How providers can better protect IoT devices from ransomware
A slew of powerful cyberattacks this past year unveiled frightening vulnerabilities of some of the world’s most vital communications networks, and showed the potential risk that healthcare organizations will face from this point forward.
Chief among these was 2017’s WannaCry ransomware incident, which was the first cyberattack affecting medical device operability in the United States. The scope was even larger overseas, where government and business networks were downed entirely.
Scenarios like these are eye-opening for IT teams that are overwhelmed with preventing malware from entering their networks and stopping the theft of data. The threat landscape today is so massive, however, that these already lofty goals will eventually be altogether unattainable without a change in tactics and the adoption of new technologies.
It’s especially critical in the realm of healthcare, where the integration of new devices is arguably outpacing the adoption of cybersecurity best practices. The healthcare IoT device market is poised to top $400 billion globally by 2022, as these devices deliver the best hope for good health as the population ages and the prevalence of diseases associated with the elderly grows. But the connected devices that will collect data doctors need can just as easily be vulnerable to malware as laptops and tablets.
What did healthcare do wrong in 2017 that they can fix in 2018?
This past year’s ransomware attacks highlighted the industry’s strong need to deliver patching and remediation for medical device software in as close to real-time as possible. The best and easiest way to assure this is to make sure that all software is both up-to-date and supported by the software maker.

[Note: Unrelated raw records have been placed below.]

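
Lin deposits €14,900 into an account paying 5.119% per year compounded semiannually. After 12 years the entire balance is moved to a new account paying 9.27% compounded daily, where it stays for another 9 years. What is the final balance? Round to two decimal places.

€62,935.20

After 12 years at 5.119%: 14,900 × 1.8340935247 ≈ 27,327.9935.
Then 9 years at 9.27%: 27,327.9935 × 2.3029572853 ≈ 62,935.2018.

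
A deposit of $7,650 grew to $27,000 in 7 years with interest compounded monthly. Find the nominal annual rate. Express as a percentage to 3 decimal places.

18.152%

(1 + r/12)^84 = 27,000/7,650 = 3.52941.
1 + r/12 = 3.52941^(1/84) ≈ 1.015127, so r/12 ≈ 0.0151267.
r ≈ 12·0.0151267 = 18.15208%.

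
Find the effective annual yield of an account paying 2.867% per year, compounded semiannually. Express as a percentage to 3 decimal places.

2.888%

One year is 2 periods at 0.014335 each: (1 + 0.014335)^2 ≈ 1.028875.
EAR = 1.028875 − 1 ≈ 2.88755%.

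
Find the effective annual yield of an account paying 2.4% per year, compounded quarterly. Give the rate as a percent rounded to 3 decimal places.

One year is 4 periods at 0.006 each: (1 + 0.006)^4 ≈ 1.024217.
EAR = 1.024217 − 1 ≈ 2.42169%.

2.422%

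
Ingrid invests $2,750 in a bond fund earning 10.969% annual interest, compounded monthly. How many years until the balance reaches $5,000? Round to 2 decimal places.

5.48 years

We need (1 + 0.00914083)^(12t) = 1.8182, so 12t = ln 1.8182 / ln 1.009141 ≈ 65.7014.
t ≈ 65.7014/12 = 5.4751 years.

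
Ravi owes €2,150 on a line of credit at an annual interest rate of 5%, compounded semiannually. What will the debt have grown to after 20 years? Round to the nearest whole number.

€5,773

Growth factor = (1 + 0.025)^40 ≈ 2.685063838.
A ≈ 2,150 × 2.685063838 ≈ 5,772.8873.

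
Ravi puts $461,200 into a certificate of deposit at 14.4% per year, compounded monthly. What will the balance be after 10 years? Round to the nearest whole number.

Periodic rate = 14.4%/12 = 0.012; periods = 12·10 = 120.
A = 461,200·(1 + 0.012)^120 ≈ 461,200·4.184672745341 ≈ 1,929,971.0702.

$1,929,971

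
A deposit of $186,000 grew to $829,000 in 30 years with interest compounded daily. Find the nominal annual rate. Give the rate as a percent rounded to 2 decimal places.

4.98%

The 10950-period growth factor is 829,000/186,000 = 4.45699.
r/365 = 4.45699^(1/10950) − 1 ≈ 0.000136491, so r ≈ 365·0.000136491 = 4.98192%.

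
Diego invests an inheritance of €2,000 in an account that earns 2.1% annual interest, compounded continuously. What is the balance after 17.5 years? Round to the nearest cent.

€2,888.24

A = P·e^(rt) = 2,000·e^(0.021·17.5) = 2,000·e^0.3675.
e^0.3675 ≈ 1.444119799, so A ≈ 2,888.2396.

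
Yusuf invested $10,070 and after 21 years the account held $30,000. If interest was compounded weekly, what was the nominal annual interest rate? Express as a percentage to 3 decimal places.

The 1092-period growth factor is 30,000/10,070 = 2.97915.
r/52 = 2.97915^(1/1092) − 1 ≈ 0.00100017, so r ≈ 52·0.00100017 = 5.20087%.

5.201%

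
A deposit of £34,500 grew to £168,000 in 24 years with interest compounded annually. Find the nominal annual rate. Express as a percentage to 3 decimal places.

(1 + r)^24 = 168,000/34,500 = 4.86957.
1 + r = 4.86957^(1/24) ≈ 1.068182, so r ≈ 0.0681824.
r ≈ 6.81824%.

6.818%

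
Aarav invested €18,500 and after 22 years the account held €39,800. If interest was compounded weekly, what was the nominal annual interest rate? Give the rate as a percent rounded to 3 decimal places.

3.483%

The 1144-period growth factor is 39,800/18,500 = 2.15135.
r/52 = 2.15135^(1/1144) − 1 ≈ 0.000669889, so r ≈ 52·0.000669889 = 3.48342%.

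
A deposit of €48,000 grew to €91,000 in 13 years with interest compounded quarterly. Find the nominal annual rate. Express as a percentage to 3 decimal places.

4.951%

The 52-period growth factor is 91,000/48,000 = 1.89583.
r/4 = 1.89583^(1/52) − 1 ≈ 0.0123771, so r ≈ 4·0.0123771 = 4.95084%.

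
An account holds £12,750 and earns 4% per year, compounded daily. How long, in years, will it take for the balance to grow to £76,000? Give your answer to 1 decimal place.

We need (1 + 0.000109589)^(365t) = 5.9608, so 365t = ln 5.9608 / ln 1.00011 ≈ 16290.8615.
t ≈ 16290.8615/365 = 44.6325 years.

44.6 years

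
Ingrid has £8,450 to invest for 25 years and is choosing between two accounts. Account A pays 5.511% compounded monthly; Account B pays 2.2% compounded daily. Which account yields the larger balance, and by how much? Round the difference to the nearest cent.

Account A growth factor: (1 + 0.0045925)^300 ≈ 3.9534791725; balance ≈ 33,406.8990.
Account B growth factor: (1 + 0.022/365)^9125 ≈ 1.73322429; balance ≈ 14,645.7453.
Account A is larger by 18,761.1538.

Account A, by £18,761.15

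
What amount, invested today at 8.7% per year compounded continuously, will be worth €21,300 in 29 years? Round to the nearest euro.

€1,709

P = A·e^(−rt) = 21,300·e^(−2.523).
e^(−2.523) ≈ 0.080218589636, so P ≈ 1,708.6560.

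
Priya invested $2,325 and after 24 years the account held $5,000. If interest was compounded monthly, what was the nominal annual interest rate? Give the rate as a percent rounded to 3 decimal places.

The 288-period growth factor is 5,000/2,325 = 2.15054.
r/12 = 2.15054^(1/288) − 1 ≈ 0.00266228, so r ≈ 12·0.00266228 = 3.19474%.

3.195%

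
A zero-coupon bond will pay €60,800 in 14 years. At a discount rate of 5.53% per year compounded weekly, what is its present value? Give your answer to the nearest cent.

Growth factor = (1 + 0.0553/52)^728 ≈ 2.1679643195.
P = 60,800/2.1679643195 ≈ 28,044.7420.

€28,044.74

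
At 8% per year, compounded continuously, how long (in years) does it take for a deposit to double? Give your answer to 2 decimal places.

e^(0.08t) = 2, so 0.08t = ln 2 ≈ 0.69315.
t ≈ 0.69315/0.08 ≈ 8.6643.

8.66 years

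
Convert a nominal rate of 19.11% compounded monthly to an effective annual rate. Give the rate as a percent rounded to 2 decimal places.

20.88%

One year is 12 periods at 0.015925 each: (1 + 0.015925)^12 ≈ 1.208759.
EAR = 1.208759 − 1 ≈ 20.87591%.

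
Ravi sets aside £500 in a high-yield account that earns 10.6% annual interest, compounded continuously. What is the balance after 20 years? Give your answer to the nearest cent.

£4,165.57

A = P·e^(rt) = 500·e^(0.106·20) = 500·e^2.12.
e^2.12 ≈ 8.331137488, so A ≈ 4,165.5687.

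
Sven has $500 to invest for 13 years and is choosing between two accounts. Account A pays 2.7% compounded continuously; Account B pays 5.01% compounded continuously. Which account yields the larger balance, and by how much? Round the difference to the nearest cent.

A: e^(0.027·13) = e^0.351 ≈ 1.42048733, so 500 × 1.42048733 ≈ 710.2437.
B: e^(0.0501·13) = e^0.6513 ≈ 1.91803265, so 500 × 1.91803265 ≈ 959.0163.
Difference ≈ 248.7727 in favor of B.

Account B, by $248.77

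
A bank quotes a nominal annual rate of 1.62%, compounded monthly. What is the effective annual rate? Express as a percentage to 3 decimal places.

EAR = (1 + 1.62%/12)^12 − 1 = (1 + 0.00135)^12 − 1.
(1 + 0.00135)^12 ≈ 1.016321, so EAR ≈ 1.63208%.

1.632%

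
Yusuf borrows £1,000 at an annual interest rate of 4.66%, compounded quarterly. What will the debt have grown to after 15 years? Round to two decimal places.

£2,003.63

Growth factor = (1 + 0.01165)^60 ≈ 2.003628275.
A ≈ 1,000 × 2.003628275 ≈ 2,003.6283.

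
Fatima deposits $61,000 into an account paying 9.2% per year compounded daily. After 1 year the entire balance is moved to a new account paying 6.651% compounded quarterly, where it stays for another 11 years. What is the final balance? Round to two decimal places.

Phase 1: 61,000·(1 + 0.092/365)^365 ≈ 66,877.4789.
Phase 2: 66,877.4789·(1 + 0.0166275)^44 ≈ 138,166.0804.

$138,166.08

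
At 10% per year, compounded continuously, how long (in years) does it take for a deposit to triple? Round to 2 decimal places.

10.99 years

e^(0.1t) = 3, so 0.1t = ln 3 ≈ 1.0986.
t ≈ 1.0986/0.1 ≈ 10.9861.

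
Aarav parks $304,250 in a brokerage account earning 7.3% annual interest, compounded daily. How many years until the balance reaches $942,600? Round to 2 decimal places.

15.49 years

(1 + 0.0002)^(365t) = 942,600/304,250 = 3.0981.
365t·ln(1 + 0.0002) = ln(3.0981); 365t = 1.1308/0.00019998 ≈ 5654.5268.
t ≈ 15.4919 years.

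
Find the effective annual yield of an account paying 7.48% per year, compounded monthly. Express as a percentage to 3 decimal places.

7.742%

One year is 12 periods at 0.00623333 each: (1 + 0.00623333)^12 ≈ 1.077418.
EAR = 1.077418 − 1 ≈ 7.74184%.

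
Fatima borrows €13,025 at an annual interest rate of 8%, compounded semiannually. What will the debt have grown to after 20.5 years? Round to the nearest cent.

€65,034.63

Growth factor = (1 + 0.04)^41 ≈ 4.9930614531.
A ≈ 13,025 × 4.9930614531 ≈ 65,034.6254.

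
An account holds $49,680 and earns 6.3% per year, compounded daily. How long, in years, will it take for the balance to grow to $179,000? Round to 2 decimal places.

20.35 years

(1 + 0.000172603)^(365t) = 179,000/49,680 = 3.6031.
365t·ln(1 + 0.000172603) = ln(3.6031); 365t = 1.2818/0.000172588 ≈ 7426.8461.
t ≈ 20.3475 years.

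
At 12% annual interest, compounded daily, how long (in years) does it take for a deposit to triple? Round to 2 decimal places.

9.16 years

(1 + 0.000328767)^(365t) = 3.
365t = ln 3 / ln(1 + 0.000328767) ≈ 1.0986/0.000328713 ≈ 3342.1617.
t ≈ 9.1566.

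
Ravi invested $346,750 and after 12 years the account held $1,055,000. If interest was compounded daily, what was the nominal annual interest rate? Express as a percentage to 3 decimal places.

(1 + r/365)^4380 = 1,055,000/346,750 = 3.04254.
1 + r/365 = 3.04254^(1/4380) ≈ 1.000254, so r/365 ≈ 0.000254072.
r ≈ 365·0.000254072 = 9.27361%.

9.274%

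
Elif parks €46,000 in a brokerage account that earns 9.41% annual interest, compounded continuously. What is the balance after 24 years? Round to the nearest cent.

A = P·e^(rt) = 46,000·e^(0.0941·24) = 46,000·e^2.2584.
e^2.2584 ≈ 9.56776848391, so A ≈ 440,117.3503.

€440,117.35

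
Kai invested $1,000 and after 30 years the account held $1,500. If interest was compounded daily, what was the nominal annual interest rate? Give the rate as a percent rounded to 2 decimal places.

1.35%

(1 + r/365)^10950 = 1,500/1,000 = 1.5.
1 + r/365 = 1.5^(1/10950) ≈ 1.000037, so r/365 ≈ 0.0000370295.
r ≈ 365·0.0000370295 = 1.35158%.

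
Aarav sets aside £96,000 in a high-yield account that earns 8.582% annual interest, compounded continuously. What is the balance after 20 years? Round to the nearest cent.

£534,188.19

A = P·e^(rt) = 96,000·e^(0.08582·20) = 96,000·e^1.7164.
e^1.7164 ≈ 5.56446030616, so A ≈ 534,188.1894.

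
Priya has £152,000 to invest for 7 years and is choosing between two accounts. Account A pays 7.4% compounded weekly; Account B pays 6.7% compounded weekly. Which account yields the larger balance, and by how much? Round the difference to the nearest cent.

Account A growth factor: (1 + 0.074/52)^364 ≈ 1.67804893847; balance ≈ 255,063.4386.
Account B growth factor: (1 + 0.067/52)^364 ≈ 1.59791254019; balance ≈ 242,882.7061.
Account A is larger by 12,180.7325.

Account A, by £12,180.73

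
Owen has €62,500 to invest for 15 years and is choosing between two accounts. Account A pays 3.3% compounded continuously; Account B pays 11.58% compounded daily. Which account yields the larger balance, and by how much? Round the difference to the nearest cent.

Account B, by €252,388.39

Account A growth factor: e^(0.033·15) = e^0.495 ≈ 1.64049823906; balance ≈ 102,531.1399.
Account B growth factor: (1 + 0.1158/365)^5475 ≈ 5.67871240467; balance ≈ 354,919.5253.
Account B is larger by 252,388.3854.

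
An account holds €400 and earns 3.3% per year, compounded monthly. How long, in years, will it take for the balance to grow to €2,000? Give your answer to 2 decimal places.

We need (1 + 0.00275)^(12t) = 5, so 12t = ln 5 / ln 1.00275 ≈ 586.0545.
t ≈ 586.0545/12 = 48.8379 years.

48.84 years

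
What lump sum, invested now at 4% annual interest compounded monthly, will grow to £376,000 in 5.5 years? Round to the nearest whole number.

£301,857

Periodic rate = 4%/12 = 0.00333333; 66 periods.
P = 376,000/(1 + 0.04/12)^66 ≈ 376,000/1.24562093196 ≈ 301,857.4836.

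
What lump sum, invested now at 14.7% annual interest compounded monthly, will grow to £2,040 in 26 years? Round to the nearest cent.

£45.69

Periodic rate = 14.7%/12 = 0.01225; 312 periods.
P = 2,040/(1 + 0.01225)^312 ≈ 2,040/44.64666847 ≈ 45.6921.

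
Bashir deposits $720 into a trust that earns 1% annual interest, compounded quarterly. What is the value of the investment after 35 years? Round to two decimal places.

$1,021.28

Periodic rate = 1%/4 = 0.0025; periods = 4·35 = 140.
A = 720·(1 + 0.0025)^140 ≈ 720·1.418447875 ≈ 1,021.2825.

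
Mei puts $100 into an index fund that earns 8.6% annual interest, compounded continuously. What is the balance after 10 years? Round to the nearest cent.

$236.32

A = P·e^(rt) = 100·e^(0.086·10) = 100·e^0.86.
e^0.86 ≈ 2.36316069, so A ≈ 236.3161.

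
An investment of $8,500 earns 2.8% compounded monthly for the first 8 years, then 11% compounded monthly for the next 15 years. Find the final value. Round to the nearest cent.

$54,942.58

Phase 1: 8,500·(1 + 0.028/12)^96 ≈ 10,631.3293.
Phase 2: 10,631.3293·(1 + 0.11/12)^180 ≈ 54,942.5798.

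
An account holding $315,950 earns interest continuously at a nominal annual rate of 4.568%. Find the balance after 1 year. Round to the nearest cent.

A = P·e^(rt) = 315,950·e^(0.04568·1) = 315,950·e^0.04568.
e^0.04568 ≈ 1.04673940075, so A ≈ 330,717.3137.

$330,717.31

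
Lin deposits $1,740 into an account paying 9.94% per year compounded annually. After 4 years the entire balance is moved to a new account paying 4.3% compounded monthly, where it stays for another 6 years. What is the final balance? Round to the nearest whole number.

Phase 1: 1,740·(1 + 0.0994)^4 ≈ 2,541.9803.
Phase 2: 2,541.9803·(1 + 0.043/12)^72 ≈ 3,288.6669.

$3,289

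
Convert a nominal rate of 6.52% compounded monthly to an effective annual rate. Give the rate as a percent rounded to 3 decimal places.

6.718%

EAR = (1 + 6.52%/12)^12 − 1 = (1 + 0.00543333)^12 − 1.
(1 + 0.00543333)^12 ≈ 1.067184, so EAR ≈ 6.71841%.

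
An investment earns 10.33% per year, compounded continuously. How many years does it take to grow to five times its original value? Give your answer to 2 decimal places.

15.58 years

e^(0.1033t) = 5, so 0.1033t = ln 5 ≈ 1.6094.
t ≈ 1.6094/0.1033 ≈ 15.5802.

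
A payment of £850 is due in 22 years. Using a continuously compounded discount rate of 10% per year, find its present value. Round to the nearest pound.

P = A·e^(−rt) = 850·e^(−2.2).
e^(−2.2) ≈ 0.110803158, so P ≈ 94.1827.

£94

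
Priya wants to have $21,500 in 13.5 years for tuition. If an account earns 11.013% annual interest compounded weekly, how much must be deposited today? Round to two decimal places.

Periodic rate = 11.013%/52 = 0.00211788; 702 periods.
P = 21,500/(1 + 0.11013/52)^702 ≈ 21,500/4.4157726818 ≈ 4,868.9101.

$4,868.91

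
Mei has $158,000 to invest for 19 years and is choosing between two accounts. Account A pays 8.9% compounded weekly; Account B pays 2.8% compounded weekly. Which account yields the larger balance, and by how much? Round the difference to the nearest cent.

Account A, by $586,966.41

Account A growth factor: (1 + 0.089/52)^988 ≈ 5.41706709875; balance ≈ 855,896.6016.
Account B growth factor: (1 + 0.028/52)^988 ≈ 1.70208985176; balance ≈ 268,930.1966.
Account A is larger by 586,966.4050.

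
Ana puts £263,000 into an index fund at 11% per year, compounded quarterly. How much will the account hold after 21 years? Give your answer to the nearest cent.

£2,568,203.98

Periodic rate = 11%/4 = 0.0275; periods = 4·21 = 84.
A = 263,000·(1 + 0.0275)^84 ≈ 263,000·9.765034141279 ≈ 2,568,203.9792.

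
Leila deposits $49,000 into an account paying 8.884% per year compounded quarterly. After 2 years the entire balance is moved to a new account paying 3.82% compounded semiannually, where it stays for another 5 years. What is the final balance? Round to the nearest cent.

After 2 years at 8.884%: 49,000 × 1.1921228209 ≈ 58,414.0182.
Then 5 years at 3.82%: 58,414.0182 × 1.2082811935 ≈ 70,580.5597.

$70,580.56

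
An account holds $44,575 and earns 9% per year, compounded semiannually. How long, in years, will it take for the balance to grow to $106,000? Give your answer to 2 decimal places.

We need (1 + 0.045)^(2t) = 2.378, so 2t = ln 2.378 / ln 1.045 ≈ 19.6803.
t ≈ 19.6803/2 = 9.8402 years.

9.84 years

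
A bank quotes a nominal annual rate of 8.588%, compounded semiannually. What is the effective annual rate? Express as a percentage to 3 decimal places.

8.772%

One year is 2 periods at 0.04294 each: (1 + 0.04294)^2 ≈ 1.087724.
EAR = 1.087724 − 1 ≈ 8.77238%.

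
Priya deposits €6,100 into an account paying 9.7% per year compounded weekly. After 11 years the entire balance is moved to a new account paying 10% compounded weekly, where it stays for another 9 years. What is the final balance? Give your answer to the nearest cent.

€43,529.14

After 11 years at 9.7%: 6,100 × 2.9037588509 ≈ 17,712.9290.
Then 9 years at 10%: 17,712.9290 × 2.4574782517 ≈ 43,529.1378.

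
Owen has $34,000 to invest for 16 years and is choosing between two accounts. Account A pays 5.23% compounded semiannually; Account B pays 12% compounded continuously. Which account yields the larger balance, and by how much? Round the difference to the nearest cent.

A: (1 + 0.02615)^32 ≈ 2.2842686708, so 34,000 × 2.2842686708 ≈ 77,665.1348.
B: e^(0.12·16) = e^1.92 ≈ 6.82095846929, so 34,000 × 6.82095846929 ≈ 231,912.5880.
Difference ≈ 154,247.4531 in favor of B.

Account B, by $154,247.45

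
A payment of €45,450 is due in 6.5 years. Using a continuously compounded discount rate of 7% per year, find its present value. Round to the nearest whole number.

P = A·e^(−rt) = 45,450·e^(−0.455).
e^(−0.455) ≈ 0.63444796795, so P ≈ 28,835.6601.

€28,836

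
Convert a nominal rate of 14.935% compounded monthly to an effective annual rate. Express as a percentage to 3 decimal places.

EAR = (1 + 14.935%/12)^12 − 1 = (1 + 0.0124458)^12 − 1.
(1 + 0.0124458)^12 ≈ 1.16001, so EAR ≈ 16.00096%.

16.001%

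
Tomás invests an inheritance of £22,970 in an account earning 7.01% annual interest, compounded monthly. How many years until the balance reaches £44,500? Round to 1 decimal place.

9.5 years

(1 + 0.00584167)^(12t) = 44,500/22,970 = 1.9373.
12t·ln(1 + 0.00584167) = ln(1.9373); 12t = 0.6613/0.00582467 ≈ 113.5344.
t ≈ 9.4612 years.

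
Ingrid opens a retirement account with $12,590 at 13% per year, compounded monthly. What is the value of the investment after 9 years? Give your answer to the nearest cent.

Periodic rate = 13%/12 = 0.0108333; periods = 12·9 = 108.
A = 12,590·(1 + 0.13/12)^108 ≈ 12,590·3.2017831921 ≈ 40,310.4504.

$40,310.45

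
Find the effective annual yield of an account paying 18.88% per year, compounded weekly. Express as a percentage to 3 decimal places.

20.739%

EAR = (1 + 18.88%/52)^52 − 1 = (1 + 0.00363077)^52 − 1.
(1 + 0.00363077)^52 ≈ 1.207386, so EAR ≈ 20.73865%.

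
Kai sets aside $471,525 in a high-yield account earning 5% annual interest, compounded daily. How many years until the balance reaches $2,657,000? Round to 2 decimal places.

(1 + 0.000136986)^(365t) = 2,657,000/471,525 = 5.6349.
365t·ln(1 + 0.000136986) = ln(5.6349); 365t = 1.729/0.000136977 ≈ 12622.4245.
t ≈ 34.5820 years.

34.58 years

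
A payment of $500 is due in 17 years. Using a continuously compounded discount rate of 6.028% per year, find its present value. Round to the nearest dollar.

$179

P = A·e^(−rt) = 500·e^(−1.02476).
e^(−1.02476) ≈ 0.358882587, so P ≈ 179.4413.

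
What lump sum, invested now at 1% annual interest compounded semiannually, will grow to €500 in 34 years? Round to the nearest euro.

Periodic rate = 1%/2 = 0.005; 68 periods.
P = 500/(1 + 0.005)^68 ≈ 500/1.40375785 ≈ 356.1868.

€356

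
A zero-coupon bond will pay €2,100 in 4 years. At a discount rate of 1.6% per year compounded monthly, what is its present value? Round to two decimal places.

€1,969.89

Growth factor = (1 + 0.016/12)^48 ≈ 1.066046954.
P = 2,100/1.066046954 ≈ 1,969.8945.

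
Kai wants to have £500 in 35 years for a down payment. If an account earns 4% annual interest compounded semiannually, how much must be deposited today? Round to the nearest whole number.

£125

Periodic rate = 4%/2 = 0.02; 70 periods.
P = 500/(1 + 0.02)^70 ≈ 500/3.99955822 ≈ 125.0138.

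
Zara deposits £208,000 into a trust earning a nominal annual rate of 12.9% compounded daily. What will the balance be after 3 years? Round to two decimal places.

£306,270.81

Periodic rate = 12.9%/365 = 0.000353425; periods = 365·3 = 1095.
A = 208,000·(1 + 0.129/365)^1095 ≈ 208,000·1.47245581373 ≈ 306,270.8093.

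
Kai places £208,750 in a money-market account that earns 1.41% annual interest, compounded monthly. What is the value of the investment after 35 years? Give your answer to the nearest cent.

Growth factor = (1 + 0.001175)^420 ≈ 1.63756485797.
A ≈ 208,750 × 1.63756485797 ≈ 341,841.6641.

£341,841.66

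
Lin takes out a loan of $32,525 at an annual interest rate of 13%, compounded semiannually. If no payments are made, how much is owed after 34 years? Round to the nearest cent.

$2,354,998.49

Periodic rate = 13%/2 = 0.065; periods = 2·34 = 68.
A = 32,525·(1 + 0.065)^68 ≈ 32,525·72.40579538733 ≈ 2,354,998.4950.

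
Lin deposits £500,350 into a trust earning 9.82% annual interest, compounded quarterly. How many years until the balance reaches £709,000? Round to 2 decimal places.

We need (1 + 0.02455)^(4t) = 1.417, so 4t = ln 1.417 / ln 1.02455 ≈ 14.3710.
t ≈ 14.3710/4 = 3.5928 years.

3.59 years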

For instance, there was actually a security patch released by Microsoft for Windows 7 several months prior to the WannaCry 2.0 attack that would have delivered protections against such an attack. Many healthcare providers who were affected by the virus, however, were using medical devices that operated using outdated Windows versions that weren’t supported with regular updates. This is just one of the many details that, in hindsight, seemed like glaring omissions in leaving healthcare devices—and and, by extension, their networks—vulnerable to such an attack.
Add to that:
- Many medical devices rely on commercial software where it’s not clearly defined in vendor agreements who is responsible for post-market device cybersecurity—the manufacturer, vendor or the healthcare provider.
- Providers often depend too much on compensating control measures, such as layered network hardware and the use of virtual local area networks, to deliver security. As a result, many medical network environments become altogether too complex, making not just assuring cybersecurity but even implementing new devices extremely difficult without effective change management policies.
- Manufacturers aren’t always clued into when the operating systems their devices use are going to reach end of life, meaning even brand-new devices may feature unsupported software.
- Many healthcare providers simply don’t understand how extensive the threat landscape is and therefore are unaware of the need to seek out device security.
A lot of the pressure lies on healthcare IT to work more closely with their device vendors and manufacturers, along with other peers in the field, to stay on top of the latest threats and security best practices. An overall lack of awareness could leave providers noncompliant with basic industry standards, while non-secure devices could lose their validation from the Food and Drug Administration.
Making healthcare networks more manageable, however, is the best way to give IT a leg up in controlling not just how secure devices are, but how effective they are in helping patients lead a healthy life. Healthcare IT needs solutions that give them insight into the entirety of all network activity so that they can enforce even basic security policies, and across device types and platforms.
Important protective measures for IoT devices include:
- Restricting access in and out of the network—to the Internet—on devices and systems that handle sensitive information and operations.
- Only allowing required processes to run on these sensitive devices and systems, restricting nonessential applications or activities from being used.
- Monitoring unusual traffic, especially activity coming from non-standard or unfamiliar ports via exhaustive SSL decryption.
- Keeping an eye on all outgoing data and being ready to block unknown IP addresses automatically.
- Having a complete view of the provider’s network footprint and all the individuals using it, referencing active databases to ensure only approved devices and personnel are using network resources and only approved traffic crosses over to the Internet.
Rather than taking a compensating approach to device security that requires cumulative hardware, healthcare needs to seek solutions that simplify the network architecture to effectively monitor for anomalous traffic and potential threats. In doing so, IT will be better equipped to handle the inevitable deluge of new devices entering the realm of healthcare in the years to come.
The cyber threat landscape is only poised to grow more veracious over the course of 2018, and the healthcare industry needs to beef up their defenses in kind if digital transformation in this sector is going to deliver the healthy future for humanity that it promises.